Do  outro  lado,curiosas,as ovelhas  lhe  observam...A beleza da  cena é  de  uma  ternura  indescritível!...
    O  bangalô,agora  meio  descorado,continua lá.Guarnecem-lhe à  frente dois  ipês  floridos.Um  cavalo  pasta....Pisa  o  tapete  amarelo!...As  dentadas na  grama  determinam  o  compasso  das  batidas  do sincerro.Verdeja  o  campo  à  sua  inteira  disposição e  pelos  cupins surge  a  familia  das  corujas  buraqueiras!...Despertam  para  bebericar  o  sol  da  manhã...Orgulhosas  de  seus  filhos,abrem  as asas,piscam  os  olhos..."September  morning!"...
    Seu  Arnoldo partir  para  um  cruzeiro nos  mares da  eternidade,Helena  lhe  fez  companhia algum  tempo  depois...A  carta  que  enviaram,falando de  margaridas  no  charco,extraviou-se  no  destino.Imagina-se estarem  felizes e  a canção  que  ouvem  agora é  celestial.

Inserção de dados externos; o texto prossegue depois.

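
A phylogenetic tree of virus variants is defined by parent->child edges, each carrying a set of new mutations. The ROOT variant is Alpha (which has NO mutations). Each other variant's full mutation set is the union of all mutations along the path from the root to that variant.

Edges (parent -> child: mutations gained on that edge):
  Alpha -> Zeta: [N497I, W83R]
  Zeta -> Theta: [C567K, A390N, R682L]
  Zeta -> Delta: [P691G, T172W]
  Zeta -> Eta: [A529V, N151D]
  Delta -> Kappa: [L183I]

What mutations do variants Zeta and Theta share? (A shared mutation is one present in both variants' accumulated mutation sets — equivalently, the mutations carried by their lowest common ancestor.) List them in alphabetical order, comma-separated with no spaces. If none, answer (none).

Accumulating mutations along path to Zeta:
  At Alpha: gained [] -> total []
  At Zeta: gained ['N497I', 'W83R'] -> total ['N497I', 'W83R']
Mutations(Zeta) = ['N497I', 'W83R']
Accumulating mutations along path to Theta:
  At Alpha: gained [] -> total []
  At Zeta: gained ['N497I', 'W83R'] -> total ['N497I', 'W83R']
  At Theta: gained ['C567K', 'A390N', 'R682L'] -> total ['A390N', 'C567K', 'N497I', 'R682L', 'W83R']
Mutations(Theta) = ['A390N', 'C567K', 'N497I', 'R682L', 'W83R']
Intersection: ['N497I', 'W83R'] ∩ ['A390N', 'C567K', 'N497I', 'R682L', 'W83R'] = ['N497I', 'W83R']

Answer: N497I,W83R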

    Os  filhos preservam  o  bangalô...O  giro  de  uma  chave trancou-lhe  as  lembranças,a  sonoridade,a  vida...Da  estrada  de  chão a poucos  metros,sua  fachada  sugere uma  "caixinha  de  música"...Se aberta,certamente eclodirá  de  seu  interior a  voz  de  Joana,o  assobio  de  Arnoldo...
    Prossegue  a  dança  dos  vapores,seguro  a  xícara e  a  campainha  toca.Abro  a  porta...Não  há ninguém.Pelo  chão  arrasta-se ao  vento  um  pequeno  manuscrito.Abro-lhe:a  mensagem  ,e  diz:
    "Amanhã,dia  22 estarei  chegando".
    Um  abraço,da  sua prima Vera.




    Dedido  esta  crônica  aos  meus  amigos  de  infância,vizinhos  queridos  dos  tempos  da  rua  do  Fomento,filhos  do  adorável  casal "Helena  e  Arnoldo".